Q: Is ozonized glycerin safe for consumer use? A: Safety has not been fully established in human clinical trials. Ozone gas is harmful, but ozonized glycerin stabilizes oxygenated species within a glycerin matrix. Thorough irritation, sensitization, phototoxicity and systemic exposure testing are required before routine consumer use, especially on compromised skin.

Q: How do the molecular changes—claudin‑1, desmocollin‑1, collagen III and TIMP‑1—translate into visible benefits? A: Claudin‑1 and desmocollin‑1 strengthen tight junctions and desmosomes, improving barrier cohesion and reducing transepidermal water loss and vulnerability to irritants. Increased collagen III and TIMP‑1 suggest a tissue environment more conducive to controlled ECM deposition and resistance to excessive proteolysis. Together, these changes can support faster barrier restoration and potentially better tissue quality during repair.

Q: Does ozonized glycerin have antimicrobial effects? A: The study did not report antimicrobial testing. Historically, ozone derivatives can have antimicrobial properties. Whether stabilized ozonized glycerin retains meaningful antimicrobial activity at safe use concentrations requires targeted assays.

Q: Could ozonized glycerin replace existing barrier repair ingredients like ceramides or hyaluronic acid? A: OG addresses different aspects of skin health—cell junction integrity and modulation of repair signaling—rather than primarily replenishing lipids or binding water. It may complement rather than replace ceramides or hyaluronic acid. Formulation studies are needed to test synergistic combinations.

Q: What regulatory hurdles should companies expect? A: If marketed with therapeutic claims (e.g., “promotes wound healing”), OG‑containing products may face drug or medical device regulation depending on jurisdiction. Cosmetic claims tied to appearance or hydration generally follow less stringent routes but still require safety substantiation and truthful marketing. Early engagement with regulatory authorities and clear safety dossiers are recommended.

Q: What are the next research steps to confirm clinical utility? A: Priority steps include mechanistic assays (Nrf2 activation, ROS kinetics), dose‑finding and stability studies, in vivo animal efficacy and safety trials, and randomized controlled human trials with clinically relevant endpoints such as time to re‑epithelialization, TEWL normalization and histologic ECM assessment.

Q: Where can I read the original study? A: The research is published in Cosmetics (2026), volume 13, article 42: “Therapeutic Potential of Ozonized Glycerin in Skin Inflammation and Repair” (Ivarsson J., et al.). DOI: https://doi.org/10.3390/cosmetics13010042

Q: How should formulators handle compatibility with antioxidants or preservatives? A: Ozonide chemistry may be neutralized by antioxidants, and peroxidic species can interact with certain preservatives or metal ions. Compatibility testing is essential. Some formulation strategies may separate application of OG and antioxidant actives temporally to preserve both safety and efficacy.
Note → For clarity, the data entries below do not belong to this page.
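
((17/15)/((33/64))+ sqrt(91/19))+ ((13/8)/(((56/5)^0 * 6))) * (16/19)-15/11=9992/9405+ sqrt(1729)/19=3.25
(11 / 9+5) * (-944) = -52864 / 9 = -5873.78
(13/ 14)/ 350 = 13/ 4900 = 0.00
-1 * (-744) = 744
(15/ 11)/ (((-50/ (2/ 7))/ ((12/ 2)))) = -18/ 385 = -0.05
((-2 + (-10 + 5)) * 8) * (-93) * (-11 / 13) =-57288 / 13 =-4406.77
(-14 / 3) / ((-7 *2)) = 1 / 3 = 0.33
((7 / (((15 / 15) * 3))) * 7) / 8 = 49 / 24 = 2.04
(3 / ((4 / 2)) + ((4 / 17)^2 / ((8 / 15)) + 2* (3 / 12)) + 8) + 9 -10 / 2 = 4076 / 289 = 14.10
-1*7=-7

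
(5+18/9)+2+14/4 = 25/2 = 12.50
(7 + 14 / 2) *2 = 28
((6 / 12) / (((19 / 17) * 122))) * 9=153 / 4636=0.03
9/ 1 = 9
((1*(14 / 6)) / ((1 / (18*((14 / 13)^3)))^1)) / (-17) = -115248 / 37349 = -3.09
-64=-64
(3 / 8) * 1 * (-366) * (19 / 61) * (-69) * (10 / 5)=11799 / 2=5899.50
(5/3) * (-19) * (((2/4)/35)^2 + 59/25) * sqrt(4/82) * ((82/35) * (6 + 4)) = -14649 * sqrt(82)/343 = -386.74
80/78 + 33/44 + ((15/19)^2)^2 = 43996417/20330076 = 2.16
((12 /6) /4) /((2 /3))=0.75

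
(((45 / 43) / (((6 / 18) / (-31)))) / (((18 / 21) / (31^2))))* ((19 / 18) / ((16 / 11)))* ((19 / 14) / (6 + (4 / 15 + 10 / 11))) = -97597550325 / 6516736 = -14976.45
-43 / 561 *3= -43 / 187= -0.23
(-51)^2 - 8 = 2593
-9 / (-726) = 0.01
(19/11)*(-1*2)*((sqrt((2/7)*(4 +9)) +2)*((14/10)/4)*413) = -54929/55 - 7847*sqrt(182)/110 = -1961.09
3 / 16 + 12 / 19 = 249 / 304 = 0.82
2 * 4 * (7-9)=-16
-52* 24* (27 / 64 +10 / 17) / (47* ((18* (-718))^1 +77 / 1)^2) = -42861 / 263742563582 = -0.00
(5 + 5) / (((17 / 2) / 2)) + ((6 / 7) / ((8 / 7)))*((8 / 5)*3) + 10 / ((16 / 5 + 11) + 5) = 26413 / 4080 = 6.47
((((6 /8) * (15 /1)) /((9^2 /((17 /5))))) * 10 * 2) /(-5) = -17 /9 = -1.89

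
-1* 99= -99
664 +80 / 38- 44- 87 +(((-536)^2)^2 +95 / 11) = 17250649361386 / 209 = 82538992159.74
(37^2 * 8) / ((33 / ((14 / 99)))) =46.93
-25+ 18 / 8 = -91 / 4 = -22.75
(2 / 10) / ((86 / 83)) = 83 / 430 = 0.19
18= 18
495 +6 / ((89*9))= 132167 / 267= 495.01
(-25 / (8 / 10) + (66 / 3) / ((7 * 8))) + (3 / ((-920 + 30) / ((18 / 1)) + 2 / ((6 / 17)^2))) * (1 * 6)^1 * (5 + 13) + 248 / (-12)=-61.23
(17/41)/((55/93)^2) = 147033/124025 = 1.19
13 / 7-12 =-10.14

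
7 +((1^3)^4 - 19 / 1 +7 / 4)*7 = -427 / 4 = -106.75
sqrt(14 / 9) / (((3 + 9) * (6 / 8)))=sqrt(14) / 27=0.14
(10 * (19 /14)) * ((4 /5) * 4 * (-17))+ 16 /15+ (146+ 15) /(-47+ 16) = -2416553 /3255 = -742.41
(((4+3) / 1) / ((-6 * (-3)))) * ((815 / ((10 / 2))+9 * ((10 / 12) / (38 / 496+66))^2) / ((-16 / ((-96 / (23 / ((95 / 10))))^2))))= -126411770701336 / 20293480543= -6229.18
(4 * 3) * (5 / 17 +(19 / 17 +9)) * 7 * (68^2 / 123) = 32878.83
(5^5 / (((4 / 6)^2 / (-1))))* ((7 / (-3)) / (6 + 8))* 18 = 84375 / 4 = 21093.75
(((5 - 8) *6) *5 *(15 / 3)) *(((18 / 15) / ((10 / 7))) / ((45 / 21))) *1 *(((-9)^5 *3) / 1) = 156243654 / 5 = 31248730.80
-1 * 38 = -38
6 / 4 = 3 / 2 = 1.50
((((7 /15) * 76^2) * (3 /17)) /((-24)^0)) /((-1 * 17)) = -40432 /1445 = -27.98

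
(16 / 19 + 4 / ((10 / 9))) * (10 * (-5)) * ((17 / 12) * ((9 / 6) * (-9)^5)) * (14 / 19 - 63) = -1252848833145 / 722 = -1735247691.34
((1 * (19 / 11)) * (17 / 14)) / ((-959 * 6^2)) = -323 / 5316696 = -0.00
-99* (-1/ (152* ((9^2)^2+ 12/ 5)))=165/ 1662728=0.00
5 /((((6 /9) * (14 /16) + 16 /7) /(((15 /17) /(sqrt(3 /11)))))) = 2100 * sqrt(33) /4097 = 2.94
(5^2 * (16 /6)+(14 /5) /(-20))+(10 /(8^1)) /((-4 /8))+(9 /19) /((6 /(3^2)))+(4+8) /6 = 190201 /2850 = 66.74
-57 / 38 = -3 / 2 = -1.50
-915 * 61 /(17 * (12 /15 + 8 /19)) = -5302425 /1972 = -2688.86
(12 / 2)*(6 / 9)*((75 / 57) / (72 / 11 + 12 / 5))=1375 / 2337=0.59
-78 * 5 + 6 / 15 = -1948 / 5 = -389.60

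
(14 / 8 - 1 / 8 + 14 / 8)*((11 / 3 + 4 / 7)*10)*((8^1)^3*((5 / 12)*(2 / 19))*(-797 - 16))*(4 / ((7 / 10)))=-13892544000 / 931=-14922174.01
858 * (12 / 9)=1144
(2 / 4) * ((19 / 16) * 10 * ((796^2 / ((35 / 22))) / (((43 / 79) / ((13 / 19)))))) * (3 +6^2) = 34895054766 / 301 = 115930414.50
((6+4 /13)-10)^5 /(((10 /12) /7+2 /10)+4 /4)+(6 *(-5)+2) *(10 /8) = -57108518915 /102848161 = -555.27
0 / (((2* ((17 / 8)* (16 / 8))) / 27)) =0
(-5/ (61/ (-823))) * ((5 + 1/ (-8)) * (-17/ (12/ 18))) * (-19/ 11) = 155509965/ 10736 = 14484.91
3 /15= 1 /5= 0.20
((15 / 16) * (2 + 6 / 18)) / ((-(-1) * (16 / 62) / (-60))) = -16275 / 32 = -508.59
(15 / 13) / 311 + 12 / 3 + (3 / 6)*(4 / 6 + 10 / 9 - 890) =-16014188 / 36387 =-440.11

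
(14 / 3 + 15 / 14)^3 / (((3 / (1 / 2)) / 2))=13997521 / 222264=62.98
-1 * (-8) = 8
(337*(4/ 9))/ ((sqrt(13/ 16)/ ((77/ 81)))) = 415184*sqrt(13)/ 9477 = 157.96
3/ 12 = 1/ 4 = 0.25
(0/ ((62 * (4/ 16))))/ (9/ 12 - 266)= 0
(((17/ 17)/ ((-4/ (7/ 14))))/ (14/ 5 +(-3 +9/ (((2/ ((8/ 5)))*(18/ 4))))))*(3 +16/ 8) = -25/ 56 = -0.45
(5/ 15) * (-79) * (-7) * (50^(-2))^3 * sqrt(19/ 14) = 79 * sqrt(266)/ 93750000000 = 0.00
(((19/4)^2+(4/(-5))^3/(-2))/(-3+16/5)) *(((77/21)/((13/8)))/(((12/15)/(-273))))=-3514049/40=-87851.22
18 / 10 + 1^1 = 14 / 5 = 2.80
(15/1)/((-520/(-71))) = 213/104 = 2.05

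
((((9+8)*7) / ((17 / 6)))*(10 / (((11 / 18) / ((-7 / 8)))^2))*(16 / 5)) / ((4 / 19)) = 1583631 / 121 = 13087.86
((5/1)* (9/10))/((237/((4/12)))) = 0.01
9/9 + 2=3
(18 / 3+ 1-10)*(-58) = 174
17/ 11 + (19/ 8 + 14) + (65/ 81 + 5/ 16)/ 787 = 17.92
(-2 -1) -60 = -63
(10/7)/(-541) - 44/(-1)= 166618/3787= 44.00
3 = 3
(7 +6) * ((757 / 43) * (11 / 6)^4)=144082081 / 55728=2585.45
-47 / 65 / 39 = -47 / 2535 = -0.02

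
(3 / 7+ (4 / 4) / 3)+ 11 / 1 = 247 / 21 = 11.76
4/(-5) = -4/5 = -0.80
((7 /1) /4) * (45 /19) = 315 /76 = 4.14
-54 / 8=-27 / 4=-6.75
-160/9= -17.78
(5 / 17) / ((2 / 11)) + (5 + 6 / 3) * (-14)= -3277 / 34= -96.38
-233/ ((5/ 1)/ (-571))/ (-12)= -133043/ 60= -2217.38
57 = 57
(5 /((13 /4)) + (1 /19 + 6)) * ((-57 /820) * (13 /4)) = -1125 /656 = -1.71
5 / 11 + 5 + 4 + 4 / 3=356 / 33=10.79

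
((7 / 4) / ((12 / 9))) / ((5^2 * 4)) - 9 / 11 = -0.81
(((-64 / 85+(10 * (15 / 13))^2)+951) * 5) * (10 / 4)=77813995 / 5746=13542.29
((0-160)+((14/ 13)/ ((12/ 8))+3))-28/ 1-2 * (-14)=-6095/ 39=-156.28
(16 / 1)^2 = 256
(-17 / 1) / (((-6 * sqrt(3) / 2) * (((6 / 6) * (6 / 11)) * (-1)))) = -187 * sqrt(3) / 54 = -6.00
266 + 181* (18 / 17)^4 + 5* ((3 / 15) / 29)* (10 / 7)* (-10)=8358748026 / 16954763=493.00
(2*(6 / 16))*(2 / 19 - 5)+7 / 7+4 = 1.33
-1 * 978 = -978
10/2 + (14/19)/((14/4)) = 99/19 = 5.21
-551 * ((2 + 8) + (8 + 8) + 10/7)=-15113.14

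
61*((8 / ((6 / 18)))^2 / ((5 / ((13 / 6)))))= 76128 / 5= 15225.60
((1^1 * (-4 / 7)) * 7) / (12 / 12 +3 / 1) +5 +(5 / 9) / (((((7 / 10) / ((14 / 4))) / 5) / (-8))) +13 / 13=-955 / 9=-106.11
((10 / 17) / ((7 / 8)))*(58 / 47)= 4640 / 5593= 0.83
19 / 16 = 1.19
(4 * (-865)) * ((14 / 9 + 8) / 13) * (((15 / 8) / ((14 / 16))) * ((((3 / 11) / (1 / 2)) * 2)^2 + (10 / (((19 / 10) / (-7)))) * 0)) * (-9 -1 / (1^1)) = 714144000 / 11011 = 64857.32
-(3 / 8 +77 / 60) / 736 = -199 / 88320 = -0.00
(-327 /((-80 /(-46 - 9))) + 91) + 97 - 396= -6925 /16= -432.81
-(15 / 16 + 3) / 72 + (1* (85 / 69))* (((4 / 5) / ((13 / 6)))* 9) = 154579 / 38272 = 4.04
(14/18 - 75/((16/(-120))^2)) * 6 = -151847/6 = -25307.83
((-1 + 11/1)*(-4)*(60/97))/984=-100/3977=-0.03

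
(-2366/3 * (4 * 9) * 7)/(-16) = 24843/2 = 12421.50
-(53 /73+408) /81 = -29837 /5913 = -5.05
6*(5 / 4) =15 / 2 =7.50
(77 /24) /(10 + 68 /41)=0.28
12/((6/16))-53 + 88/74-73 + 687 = 21985/37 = 594.19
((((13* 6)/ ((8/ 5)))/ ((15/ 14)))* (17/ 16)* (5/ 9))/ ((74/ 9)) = 7735/ 2368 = 3.27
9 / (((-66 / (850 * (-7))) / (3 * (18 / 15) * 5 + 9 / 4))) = 722925 / 44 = 16430.11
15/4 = 3.75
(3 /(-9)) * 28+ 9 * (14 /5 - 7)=-707 /15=-47.13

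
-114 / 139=-0.82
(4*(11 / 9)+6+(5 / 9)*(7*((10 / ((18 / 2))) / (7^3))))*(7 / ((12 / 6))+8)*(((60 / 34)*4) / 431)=19903280 / 9693621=2.05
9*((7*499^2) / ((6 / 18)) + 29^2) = 47068758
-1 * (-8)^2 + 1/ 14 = -895/ 14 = -63.93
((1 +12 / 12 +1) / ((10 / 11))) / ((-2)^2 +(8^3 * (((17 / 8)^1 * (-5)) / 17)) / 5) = -11 / 200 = -0.06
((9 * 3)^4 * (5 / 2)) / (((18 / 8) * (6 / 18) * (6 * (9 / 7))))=229635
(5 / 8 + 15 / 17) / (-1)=-205 / 136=-1.51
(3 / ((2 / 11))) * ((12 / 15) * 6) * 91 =36036 / 5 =7207.20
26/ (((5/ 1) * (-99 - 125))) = -13/ 560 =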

Q: What consumer groups might benefit most from an OG product if clinical efficacy is confirmed? A: If validated, OG-based products could benefit users seeking faster recovery after dermatologic procedures, people with mild barrier impairment or sensitivity, and individuals aiming to preserve skin elasticity in the face of episodic inflammation. Clinical trials will define which subgroups derive meaningful benefit.